‘Wat zal ik doen?’ Ik hoor mezelf de vraag nog stellen. Al een paar maanden speelde ik met de gedachte op mijn baan op te zeggen. Ik was gemeenteambtenaar. Waar ik me voorheen gelukkig prees met een gouden kooi als werklocatie, voelde ik nu de keerzijde. De angst om mijn zekerheid de rug toe te keren was groot.
‘Wat zal ik doen?’. Het was maandagochtend en de eerste werkdag na de kerstvakantie. Ik was net terug van een weekje zonvakantie op de Kaapverdische eilanden. Daar had ik deze vraag – vanaf mijn strandbedje – ook al meerdere keren aan mijn vriend gesteld. De gouden kooi was gewoon met me meegereisd.
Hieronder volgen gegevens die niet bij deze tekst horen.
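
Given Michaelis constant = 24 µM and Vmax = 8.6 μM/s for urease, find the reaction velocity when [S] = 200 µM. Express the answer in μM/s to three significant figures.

[S]/(Km+[S]) = 200/224.0 = 0.8929, the fractional saturation.
v = 0.8929 × Vmax = 0.8929 × 8.6 = 7.68 μM/s.

7.68 μM/s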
Mijn collega keek me aan en zei: “Natuurlijk moet je het doen”. Hij wist welk antwoord ik moest horen. De vraag stellen is hem beantwoorden.
Tien minuten later stond ik bij mijn manager in de kamer om mijn baan op te zeggen. De weken die volgden, tijdens mijn opzegtermijn, werd de angst om te vertrekken alleen nog maar groter. Met dichtgeknepen keel vertelde ik de mensen met wie ik samenwerkte over mijn plannen. De gemiddelde reactie die ik kreeg was tekenend: “Goh, wat spannend. Dat je dat durft!” Het nam mijn angst niet weg.
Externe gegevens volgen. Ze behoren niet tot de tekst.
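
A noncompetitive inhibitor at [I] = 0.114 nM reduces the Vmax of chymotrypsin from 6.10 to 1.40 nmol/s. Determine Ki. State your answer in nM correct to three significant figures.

0.0340 nM

Noncompetitive: Vmax,app = Vmax/α with α = 1 + [I]/Ki.
α = Vmax/Vmax,app = 6.10/1.40 = 4.357.
Since α = 1 + [I]/Ki, [I]/Ki = 4.357 − 1 = 3.357 and Ki = 0.114/3.357 = 0.0340 nM.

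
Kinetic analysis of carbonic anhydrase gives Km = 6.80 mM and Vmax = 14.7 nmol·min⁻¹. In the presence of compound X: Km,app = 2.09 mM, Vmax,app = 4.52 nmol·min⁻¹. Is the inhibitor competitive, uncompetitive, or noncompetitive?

uncompetitive

Both Km and Vmax decrease by the same factor (~3.25-fold) — characteristic of uncompetitive inhibition.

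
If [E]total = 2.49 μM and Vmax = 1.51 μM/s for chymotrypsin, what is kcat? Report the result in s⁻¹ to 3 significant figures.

0.606 s⁻¹

kcat = Vmax/[E]total = 1.51 μM/s / 2.49 μM = 0.606 s⁻¹.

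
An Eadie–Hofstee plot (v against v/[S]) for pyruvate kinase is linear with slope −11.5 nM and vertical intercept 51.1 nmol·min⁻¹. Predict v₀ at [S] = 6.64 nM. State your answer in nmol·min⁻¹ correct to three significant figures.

18.7 nmol·min⁻¹

In the Eadie–Hofstee form v = Vmax − Km·(v/[S]), the slope is −Km and the intercept is Vmax, so Km = 11.5 nM and Vmax = 51.1 nmol·min⁻¹.
v = 51.1 × 6.64/(11.5 + 6.64) = 18.7 nmol·min⁻¹.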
Fast forward. Een jaar nadat ik mijn baan opzegde keek ik terug op een waanzinnig jaar. In 365 dagen lukte het me om een goedlopende onderneming neer te zetten en zelfs al met een klein team te werken. Ik kon me bijna niet meer voorstellen dat ik ooit ambtenaar was. Of waarom ik zo bang was om mijn eigen baas te zijn.
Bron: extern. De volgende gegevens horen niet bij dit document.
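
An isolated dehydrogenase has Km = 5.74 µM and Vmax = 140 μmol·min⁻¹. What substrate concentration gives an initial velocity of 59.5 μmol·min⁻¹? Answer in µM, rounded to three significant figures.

4.24 µM

The required fractional saturation is v/Vmax = 59.5/140 = 0.4250.
Then [S]/(Km+[S]) = 0.4250 ⇒ [S] = 5.74 × 0.4250/(1 − 0.4250) = 4.24 µM.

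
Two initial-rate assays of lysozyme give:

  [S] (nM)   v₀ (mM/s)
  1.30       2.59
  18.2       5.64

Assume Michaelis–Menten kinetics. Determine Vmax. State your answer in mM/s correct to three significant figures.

6.20 mM/s

In reciprocal form, 1/v = (Km/Vmax)·(1/[S]) + 1/Vmax. The two points give (1/[S], 1/v) = (0.7692, 0.3861) and (0.05495, 0.1773).
Slope = (0.3861 − 0.1773)/(0.7692 − 0.05495) = 0.2923; intercept = 0.3861 − 0.2923×0.7692 = 0.1612.
Vmax = 1/intercept = 6.20 mM/s; Km = slope × Vmax = 0.2923 × 6.20 = 1.81 nM.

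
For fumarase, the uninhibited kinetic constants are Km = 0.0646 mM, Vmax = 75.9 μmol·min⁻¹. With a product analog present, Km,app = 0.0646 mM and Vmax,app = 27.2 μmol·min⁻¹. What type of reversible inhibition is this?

Vmax decreases (75.9 → 27.2 μmol·min⁻¹) while Km is unchanged — pure noncompetitive inhibition.

noncompetitive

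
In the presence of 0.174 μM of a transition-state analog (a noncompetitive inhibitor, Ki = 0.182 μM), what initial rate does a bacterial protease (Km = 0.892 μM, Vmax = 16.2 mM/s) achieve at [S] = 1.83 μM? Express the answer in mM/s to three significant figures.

5.57 mM/s

α = 1 + [I]/Ki = 1 + 0.174/0.182 = 1.956.
For a noncompetitive inhibitor, Vmax is reduced to Vmax/α while Km is unchanged: Km,app = 0.892 μM, Vmax,app = 8.28 mM/s.
v = Vmax,app·[S]/(Km,app + [S]) = 8.28 × 1.83/(0.892 + 1.83) = 5.57 mM/s.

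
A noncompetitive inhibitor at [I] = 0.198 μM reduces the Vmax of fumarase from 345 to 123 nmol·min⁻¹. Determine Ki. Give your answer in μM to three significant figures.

0.110 μM

Noncompetitive: Vmax,app = Vmax/α with α = 1 + [I]/Ki.
α = Vmax/Vmax,app = 345/123 = 2.805.
Ki = [I]/(α − 1) = 0.198/1.805 = 0.110 μM.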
Bijna. Inmiddels weet ik dat de angst om ergens mee te stoppen, of de angst om ergens mee te starten altijd blijft bestaan. Iedere keer als ik voor een doorbraak sta, of een besluit moet nemen waardoor het bedrijf kan groeien, voel ik weer die dichtgeknepen keel.
Hoor ik weer dat stemmetje: ‘Wat zal ik doen?’.
Dat stemmetje dat het liefst zelf al het angstige antwoord geeft: ‘Kies voor veiligheid, kies voor zekerheid, doe het niet’.
Iedere ondernemer kent ze: de angstige beslissingen. Over investeringen, over samenwerkingen, over veranderingen die klanten misschien niet begrijpen. Ik voel ze in mijn keel. Jij voelt ze misschien in je buik of merkt het aan je slaapritme.
Als ik nu dat angstige gevoel opmerk, ga ik terug naar die maandagochtend in het stadhuis, drie jaar geleden. Naar een moment dat ik bang was. Naar een moment waarop ik een vraag stelde, waarop ik eigenlijk al het antwoord wist. En dan luister ik naar dat antwoord. Het échte antwoord. Niet naar het antwoord van de angst, maar naar het antwoord vanuit vertrouwen: “Natuurlijk moet je het doen”.
Want ik weet dat ik nooit meer terug zou willen naar de tijd voor dat besluit. De zogenaamde gouden kooi is allang verbleekt bij mijn prachtige nieuwe werkelijkheid.
En dat sterkt me om nu, iedere keer weer, angstige beslissingen te nemen. Omdat ik weet: Voorbij de angst volgt een doorbraak.